Hoy, Si Oyes Su Voz: El Corazón Endurecido Que La Incredulidad Construye
Hebreos 3 nos advierte: mantengamos firme nuestra confianza hasta el final, pues un corazón malo de incredulidad cierra la puerta al reposo de Dios.
Por lo cual, hermanos santos, partícipes de una vocación celestial, considerad al Apóstol y Sumo Sacerdote de nuestra confesión, a Jesús; el cual fue fiel al que le constituyó, como también Moisés en toda la casa de Dios. Porque él ha sido tenido por digno de tanta mayor gloria que Moisés, cuanto mayor honra tiene que la casa el que la edificó. Porque toda casa es edificada por alguno; pero el que edificó todas las cosas es Dios. Y Moisés a la verdad fue fiel en toda la casa de Dios como siervo, para testimonio de las cosas que se habían de decir después; pero Cristo como hijo sobre su casa, la cual casa somos nosotros, si retenemos firme hasta el fin la confianza y la gloria de la esperanza. Por lo cual, como dice el Espíritu Santo: Si oyereis hoy su voz, No endurezcáis vuestros corazones, Como en la provocación, Según el día de la tentación en el desierto, Donde me tentaron vuestros padres; Me probaron, Y vieron mis obras cuarenta años. A causa de lo cual me disgusté contra esta generación, Y dije: Siempre erran en su corazón; Pero no conocieron mis caminos; Así juré en mi ira: No entrarán en mi reposo. Mirad, hermanos, que no haya en ninguno de vosotros corazón malo de incredulidad para apartarse del Dios vivo; antes exhortaos los unos a los otros cada día, entre tanto que se dice: Hoy; para que ninguno de vosotros se endurezca por el engaño del pecado. Porque somos hechos participantes de Cristo, si retenemos firme hasta el fin el principio de nuestra confianza, mientras se dice: Si oyereis hoy su voz, No endurezcáis vuestros corazones, como en la provocación. Porque algunos, cuando oyeron, le provocaron; pero no todos los que salieron de Egipto por medio de Moisés. ¿Y con quiénes estuvo él disgustado cuarenta años? ¿No fue con los que pecaron, cuyos cuerpos cayeron en el desierto? ¿Y a quiénes juró que no entrarían en su reposo, sino a los que fueron desobedientes? Y vemos que no pudieron entrar a causa de su incredulidad.

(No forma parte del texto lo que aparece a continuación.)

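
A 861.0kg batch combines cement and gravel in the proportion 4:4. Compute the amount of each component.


Total parts = 4 + 4 = 8
cement: 861.0 × 4/8 = 430.5kg
gravel: 861.0 × 4/8 = 430.5kg
= 430.5kg and 430.5kg

430.5kg and 430.5kg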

Hebreos 3:1–19 es el puente del escritor entre Cristo, el Hijo Fiel (cap. 1–2), y el reposo sabático de Dios (cap. 4). Es esencialmente un sermón sobre el Salmo 95, aplicado a una comunidad del siglo primero tentada a volver atrás bajo presión. El movimiento central del pasaje es: (1) considerad a Jesús, el Fiel sobre la casa de Dios; (2) no endurezcáis vuestros corazones como Israel lo hizo en Meriba; (3) la razón por la que Israel cayó en el desierto no fueron las malas circunstancias, sino la incredulidad.